Gina Haspel - Neue CIA-Direktorin leitete Foltergefängnis Die designierte CIA-Direktorin Haspel soll für das Foltern von Terrorgefangenen verantwortlich gewesen sein. Sie gilt selbst bei einigen Republikanern als umstrittene Kandidatin. © Foto: AP/dpa

Nach dem personellen Umbau der US-Regierung durch Präsident Donald Trump könnte Gina Haspel bald als erste Frau die CIA leiten. Doch die 61-Jährige ist umstritten – sie soll an der Folter von Gefangenen vom 11. September 2001 beteiligt gewesen sein. Nach Informationen von Geheimdienstmitarbeitern sind unter ihrer Leitung mindestens zwei Terrorverdächtige mit Waterboarding gefoltert worden. Außerdem soll sie bei der Zerstörung von Videos geholfen haben, die die Methoden festhielten.

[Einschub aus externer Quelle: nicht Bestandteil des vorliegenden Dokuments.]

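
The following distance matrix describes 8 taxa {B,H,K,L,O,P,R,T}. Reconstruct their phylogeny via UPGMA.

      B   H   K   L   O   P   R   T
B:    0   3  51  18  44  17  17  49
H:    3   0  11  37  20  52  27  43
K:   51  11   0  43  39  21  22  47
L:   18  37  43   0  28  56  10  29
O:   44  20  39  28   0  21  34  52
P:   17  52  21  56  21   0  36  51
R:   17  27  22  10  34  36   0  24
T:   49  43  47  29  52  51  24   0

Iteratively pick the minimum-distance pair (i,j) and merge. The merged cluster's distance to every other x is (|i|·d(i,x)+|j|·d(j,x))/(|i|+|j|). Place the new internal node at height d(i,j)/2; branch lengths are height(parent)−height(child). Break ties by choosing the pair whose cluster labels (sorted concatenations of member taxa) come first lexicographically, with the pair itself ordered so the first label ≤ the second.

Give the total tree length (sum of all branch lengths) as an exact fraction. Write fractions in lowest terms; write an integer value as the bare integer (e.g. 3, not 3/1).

iteration 1: select B,H (d=3); attach at lengths (3/2, 3/2); label the merged cluster BH
  updated: d(BH,K)=31, d(BH,L)=55/2, d(BH,O)=32, d(BH,P)=69/2, d(BH,R)=22, d(BH,T)=46
iteration 2: select L,R (d=10); attach at lengths (5, 5); label the merged cluster LR
  updated: d(BH,LR)=99/4, d(K,LR)=65/2, d(LR,O)=31, d(LR,P)=46, d(LR,T)=53/2
iteration 3: select K,P (d=21); attach at lengths (21/2, 21/2); label the merged cluster KP
  updated: d(BH,KP)=131/4, d(KP,LR)=157/4, d(KP,O)=30, d(KP,T)=49
iteration 4: select BH,LR (d=99/4); attach at lengths (87/8, 59/8); label the merged cluster BHLR
  updated: d(BHLR,KP)=36, d(BHLR,O)=63/2, d(BHLR,T)=145/4
iteration 5: select KP,O (d=30); attach at lengths (9/2, 15); label the merged cluster KOP
  updated: d(BHLR,KOP)=69/2, d(KOP,T)=50
iteration 6: select BHLR,KOP (d=69/2); attach at lengths (39/8, 9/4); label the merged cluster BHKLOPR
  updated: d(BHKLOPR,T)=295/7
iteration 7: select BHKLOPR,T (d=295/7); attach at lengths (107/28, 295/14); label the merged cluster BHKLOPRT
final tree: ((((B:3/2,H:3/2):87/8,(L:5,R:5):59/8):39/8,((K:21/2,P:21/2):9/2,O:15):9/4):107/28,T:295/14)
total length: 5811/56

5811/56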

Trumps Personalvorschlag für den CIA-Chefposten wird deshalb auch aus der eigenen Partei kritisiert. Der republikanische Senator John McCain forderte Haspel auf, den "Charakter und das Ausmaß" ihrer Beteiligung an dem Verhörprogramm der CIA zu erklären. Die Folter von Gefangenen in US-Gewahrsam gehöre zu den "dunkelsten Kapiteln in der amerikanischen Geschichte", schrieb er auf Twitter.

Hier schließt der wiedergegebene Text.